When “Tequila Makes Her Clothes Fall Off” started playing, he knew he’d made the right choice.

He’d take her home, open up a bottle of Patrón, and turn on some rock and roll.

The hangover would be worth it.

Haggling in the Wasteland

by Rudi Dornemann

Sitting in the shade and relative cool of his yurt, the vulture keeper realized he had company. Someone was walking back and forth in the blaze of light and heat outside. The keeper hadn’t heard a camel, and anyone crossing the waste on foot–well, they’d be crawling by now, if they were still moving at all. Which left only one possibility.

“If you’re here to haunt,” said the keeper, “save yourself the aggravation. I’ve got wards. Ground ’round here’s full of quartz, so they’ll hold.”

“I’m just,” said a voice like a sigh, “here to talk.”

“Don’t particularly want to talk,” said the vulture keeper. He went back to tuning his zither.

“You have something of mine,” said the ghost. “Or you will, when your flock returns.”

The keeper strummed and made his answer into a little tune. “Whatever they bring back, it’s something of mine.”
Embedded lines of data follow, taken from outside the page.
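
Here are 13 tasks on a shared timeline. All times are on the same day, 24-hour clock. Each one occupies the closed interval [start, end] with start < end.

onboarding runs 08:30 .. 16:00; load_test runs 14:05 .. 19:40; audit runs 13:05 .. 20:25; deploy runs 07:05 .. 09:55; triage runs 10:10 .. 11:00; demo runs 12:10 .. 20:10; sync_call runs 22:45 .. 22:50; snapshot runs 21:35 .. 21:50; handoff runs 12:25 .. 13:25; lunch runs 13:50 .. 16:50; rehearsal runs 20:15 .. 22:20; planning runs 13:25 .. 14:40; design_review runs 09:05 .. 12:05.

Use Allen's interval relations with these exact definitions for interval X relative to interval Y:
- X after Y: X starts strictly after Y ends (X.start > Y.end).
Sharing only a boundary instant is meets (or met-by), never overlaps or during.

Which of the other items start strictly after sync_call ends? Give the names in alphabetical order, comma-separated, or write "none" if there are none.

Target sync_call = [22:45, 22:50].
audit [13:05, 20:25] → before → no.
demo [12:10, 20:10] → before → no.
deploy [07:05, 09:55] → before → no.
design_review [09:05, 12:05] → before → no.
handoff [12:25, 13:25] → before → no.
load_test [14:05, 19:40] → before → no.
lunch [13:50, 16:50] → before → no.
onboarding [08:30, 16:00] → before → no.
planning [13:25, 14:40] → before → no.
rehearsal [20:15, 22:20] → before → no.
snapshot [21:35, 21:50] → before → no.
triage [10:10, 11:00] → before → no.
Result: none.

none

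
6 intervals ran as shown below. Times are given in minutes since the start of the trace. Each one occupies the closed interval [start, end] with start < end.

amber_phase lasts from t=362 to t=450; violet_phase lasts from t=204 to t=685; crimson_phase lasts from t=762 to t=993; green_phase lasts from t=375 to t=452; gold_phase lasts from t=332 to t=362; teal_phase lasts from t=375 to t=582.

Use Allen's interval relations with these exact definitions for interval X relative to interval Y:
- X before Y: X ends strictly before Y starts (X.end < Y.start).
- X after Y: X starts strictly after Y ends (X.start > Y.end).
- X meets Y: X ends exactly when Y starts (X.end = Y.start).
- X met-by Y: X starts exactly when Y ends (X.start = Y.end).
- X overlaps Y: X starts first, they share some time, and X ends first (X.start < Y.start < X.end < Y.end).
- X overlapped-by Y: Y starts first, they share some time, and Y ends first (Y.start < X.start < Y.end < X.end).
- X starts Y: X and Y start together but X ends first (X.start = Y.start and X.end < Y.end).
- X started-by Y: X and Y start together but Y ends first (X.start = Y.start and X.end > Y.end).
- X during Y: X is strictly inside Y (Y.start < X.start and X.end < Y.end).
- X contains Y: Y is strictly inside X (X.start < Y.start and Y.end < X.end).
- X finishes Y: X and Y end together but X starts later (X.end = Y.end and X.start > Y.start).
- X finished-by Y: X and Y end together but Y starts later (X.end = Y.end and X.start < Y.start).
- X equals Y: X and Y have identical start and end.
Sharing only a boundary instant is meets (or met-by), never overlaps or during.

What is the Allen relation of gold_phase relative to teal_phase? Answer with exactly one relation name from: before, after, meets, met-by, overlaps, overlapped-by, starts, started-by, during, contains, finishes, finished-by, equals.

gold_phase = [t=332, t=362]; teal_phase = [t=375, t=582].
Compare endpoints: gold_phase.start < teal_phase.start, gold_phase.start < teal_phase.end, gold_phase.end < teal_phase.start, gold_phase.end < teal_phase.end.
That pattern is 'before'.

before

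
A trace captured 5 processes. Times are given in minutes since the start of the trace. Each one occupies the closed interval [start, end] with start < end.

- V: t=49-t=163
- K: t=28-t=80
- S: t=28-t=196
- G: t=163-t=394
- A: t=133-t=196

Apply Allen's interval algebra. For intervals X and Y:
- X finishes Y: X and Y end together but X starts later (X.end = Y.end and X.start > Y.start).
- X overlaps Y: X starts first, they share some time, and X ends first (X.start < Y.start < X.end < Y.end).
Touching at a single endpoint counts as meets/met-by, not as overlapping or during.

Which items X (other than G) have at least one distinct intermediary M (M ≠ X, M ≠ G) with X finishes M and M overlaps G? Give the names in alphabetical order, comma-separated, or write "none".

A

Target G = [t=163, t=394].
Intermediaries M with M overlaps G: A, S.
Via A — items with X finishes A: none.
Via S — items with X finishes S: A.
Union: A.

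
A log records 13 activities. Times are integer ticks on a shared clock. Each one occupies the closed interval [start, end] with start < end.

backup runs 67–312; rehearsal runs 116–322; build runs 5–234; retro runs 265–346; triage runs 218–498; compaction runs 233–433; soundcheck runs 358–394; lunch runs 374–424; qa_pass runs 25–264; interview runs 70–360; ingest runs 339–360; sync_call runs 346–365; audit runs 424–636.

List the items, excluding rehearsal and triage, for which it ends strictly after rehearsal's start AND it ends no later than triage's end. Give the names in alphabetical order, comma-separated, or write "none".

backup, build, compaction, ingest, interview, lunch, qa_pass, retro, soundcheck, sync_call

Conditions: its end is strictly after rehearsal's start (X.end > 116) AND its end is no later than triage's end (X.end <= 498).
audit: end 636 > 116? ✓; end 636 <= 498? ✗ → no.
backup: end 312 > 116? ✓; end 312 <= 498? ✓ → yes.
build: end 234 > 116? ✓; end 234 <= 498? ✓ → yes.
compaction: end 433 > 116? ✓; end 433 <= 498? ✓ → yes.
ingest: end 360 > 116? ✓; end 360 <= 498? ✓ → yes.
interview: end 360 > 116? ✓; end 360 <= 498? ✓ → yes.
lunch: end 424 > 116? ✓; end 424 <= 498? ✓ → yes.
qa_pass: end 264 > 116? ✓; end 264 <= 498? ✓ → yes.
retro: end 346 > 116? ✓; end 346 <= 498? ✓ → yes.
soundcheck: end 394 > 116? ✓; end 394 <= 498? ✓ → yes.
sync_call: end 365 > 116? ✓; end 365 <= 498? ✓ → yes.
Result: backup, build, compaction, ingest, interview, lunch, qa_pass, retro, soundcheck, sync_call.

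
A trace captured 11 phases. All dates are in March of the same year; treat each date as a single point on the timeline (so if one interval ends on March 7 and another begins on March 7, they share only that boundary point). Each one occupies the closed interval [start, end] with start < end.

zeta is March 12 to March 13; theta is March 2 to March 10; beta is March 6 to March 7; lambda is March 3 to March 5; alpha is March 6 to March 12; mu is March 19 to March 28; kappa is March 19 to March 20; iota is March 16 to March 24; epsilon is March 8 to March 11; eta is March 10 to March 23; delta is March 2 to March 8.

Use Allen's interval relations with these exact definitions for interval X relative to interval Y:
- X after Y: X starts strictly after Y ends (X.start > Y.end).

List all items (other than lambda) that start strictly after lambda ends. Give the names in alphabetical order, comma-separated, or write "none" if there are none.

alpha, beta, epsilon, eta, iota, kappa, mu, zeta

Target lambda = [March 3, March 5].
alpha [March 6, March 12] → after → yes.
beta [March 6, March 7] → after → yes.
delta [March 2, March 8] → contains → no.
epsilon [March 8, March 11] → after → yes.
eta [March 10, March 23] → after → yes.
iota [March 16, March 24] → after → yes.
kappa [March 19, March 20] → after → yes.
mu [March 19, March 28] → after → yes.
theta [March 2, March 10] → contains → no.
zeta [March 12, March 13] → after → yes.
Result: alpha, beta, epsilon, eta, iota, kappa, mu, zeta.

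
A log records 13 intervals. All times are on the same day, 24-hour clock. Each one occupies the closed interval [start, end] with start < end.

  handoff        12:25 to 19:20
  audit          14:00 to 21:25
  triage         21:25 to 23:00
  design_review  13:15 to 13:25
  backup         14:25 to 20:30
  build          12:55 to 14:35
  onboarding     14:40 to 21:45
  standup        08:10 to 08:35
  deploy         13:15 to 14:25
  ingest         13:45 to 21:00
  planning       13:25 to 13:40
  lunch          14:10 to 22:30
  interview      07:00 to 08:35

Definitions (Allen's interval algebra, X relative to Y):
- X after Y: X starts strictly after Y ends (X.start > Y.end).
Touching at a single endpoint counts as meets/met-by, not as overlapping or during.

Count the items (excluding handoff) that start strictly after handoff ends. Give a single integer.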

“It’s a particularly valuable stone,” said the ghost.

The keeper worked a troublesome string. “That’s what I deal in: carbuncles (twang), snake stones (twang) — any brain stone my vultures find (twang) and you wizards will buy.” (twa-ng-ng-ng)
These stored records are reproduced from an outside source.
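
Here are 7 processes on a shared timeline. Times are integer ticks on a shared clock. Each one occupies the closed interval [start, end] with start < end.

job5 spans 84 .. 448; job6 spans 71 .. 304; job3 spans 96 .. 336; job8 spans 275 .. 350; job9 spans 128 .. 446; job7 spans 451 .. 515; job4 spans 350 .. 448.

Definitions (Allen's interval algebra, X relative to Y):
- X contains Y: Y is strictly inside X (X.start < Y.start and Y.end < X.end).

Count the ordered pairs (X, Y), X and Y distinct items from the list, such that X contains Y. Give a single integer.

4

Checking all 42 ordered pairs for relation 'contains'; matching pairs in alphabetical order:
(job5, job3): job5 contains job3 ✓
(job5, job8): job5 contains job8 ✓
(job5, job9): job5 contains job9 ✓
(job9, job8): job9 contains job8 ✓
Count: 4.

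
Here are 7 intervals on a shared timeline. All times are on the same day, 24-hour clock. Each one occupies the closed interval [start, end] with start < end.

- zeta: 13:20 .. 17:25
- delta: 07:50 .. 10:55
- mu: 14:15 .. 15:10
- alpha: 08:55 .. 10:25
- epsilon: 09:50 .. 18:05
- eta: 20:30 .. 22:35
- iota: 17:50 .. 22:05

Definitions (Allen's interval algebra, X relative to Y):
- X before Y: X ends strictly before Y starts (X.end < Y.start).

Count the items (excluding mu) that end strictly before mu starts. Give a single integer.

2

Target mu = [14:15, 15:10].
alpha [08:55, 10:25] → before → counts.
delta [07:50, 10:55] → before → counts.
epsilon [09:50, 18:05] → contains → no.
eta [20:30, 22:35] → after → no.
iota [17:50, 22:05] → after → no.
zeta [13:20, 17:25] → contains → no.
Total: 2.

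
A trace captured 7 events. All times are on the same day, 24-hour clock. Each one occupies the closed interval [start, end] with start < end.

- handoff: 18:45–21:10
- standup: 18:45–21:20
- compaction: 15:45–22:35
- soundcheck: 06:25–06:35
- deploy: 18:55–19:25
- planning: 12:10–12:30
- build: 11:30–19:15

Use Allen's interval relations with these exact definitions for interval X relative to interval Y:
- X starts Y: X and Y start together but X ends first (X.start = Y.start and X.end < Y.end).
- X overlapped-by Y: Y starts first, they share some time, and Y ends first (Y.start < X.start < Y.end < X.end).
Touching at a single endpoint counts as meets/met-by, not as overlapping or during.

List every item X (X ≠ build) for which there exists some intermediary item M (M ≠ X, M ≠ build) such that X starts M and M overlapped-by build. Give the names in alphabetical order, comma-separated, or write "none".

Target build = [11:30, 19:15].
Intermediaries M with M overlapped-by build: compaction, deploy, handoff, standup.
Via compaction — items with X starts compaction: none.
Via deploy — items with X starts deploy: none.
Via handoff — items with X starts handoff: none.
Via standup — items with X starts standup: handoff.
Union: handoff.

handoff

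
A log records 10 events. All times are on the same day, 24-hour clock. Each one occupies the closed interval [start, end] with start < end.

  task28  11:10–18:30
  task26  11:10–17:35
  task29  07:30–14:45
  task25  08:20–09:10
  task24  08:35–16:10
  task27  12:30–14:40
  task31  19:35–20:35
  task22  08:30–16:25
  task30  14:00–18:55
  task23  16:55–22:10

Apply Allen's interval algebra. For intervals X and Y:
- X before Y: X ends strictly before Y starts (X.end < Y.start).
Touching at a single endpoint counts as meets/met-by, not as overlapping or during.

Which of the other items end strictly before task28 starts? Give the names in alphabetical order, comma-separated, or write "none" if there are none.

Target task28 = [11:10, 18:30].
task22 [08:30, 16:25] → overlaps → no.
task23 [16:55, 22:10] → overlapped-by → no.
task24 [08:35, 16:10] → overlaps → no.
task25 [08:20, 09:10] → before → yes.
task26 [11:10, 17:35] → starts → no.
task27 [12:30, 14:40] → during → no.
task29 [07:30, 14:45] → overlaps → no.
task30 [14:00, 18:55] → overlapped-by → no.
task31 [19:35, 20:35] → after → no.
Result: task25.

task25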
“I need you to deliver it to my heir-apprentice,” said the ghost, “in the hidden city of Ar-Zellekan.”

“I’m semi-retired. Only go as far as the caravanserai. Don’t go to cities, even ones I can find.” The keeper had tuned the last of the strings. “Give up and move on, little wisp. Like the priests say: rise up as rain and come down again in the Afterworld.”

“My enemies will pay the merchants ten times its worth to kill you and take it.”

The keeper stopped his strumming. “That seems…” he said, “unnecessarily harsh.”

“The stone will bond with you by the time you reach the settlements,” said the ghost. “They won’t be able to use it with you alive.”

“My retirement’s getting shorter either way, although…” the keeper reached into his pocket for a zither pick, “this isn’t my first retirement.”

“Oh?”

The keeper strummed a complicated tune.

“You were a wizard, weren’t you?”

“Wizard-king. Nearly wizard-emperor,” said the keeper. “Had the skill; lacked the power.” He stilled the zither’s strings. “Guess that won’t be a problem much longer. Just hope your heir knows some good war-spells.”

“He’s a pacifist,” said the ghost, “like all our people. Perhaps I’ve exaggerated the stone’s power.”

“A hidden city would make a fine capital,” said the keeper.

“The stone’s strong, but not that strong,” said the ghost. “Nothing special. Nevermind.” He blew away with the next breeze.

“Good,” said the keeper, and returned to his zithering.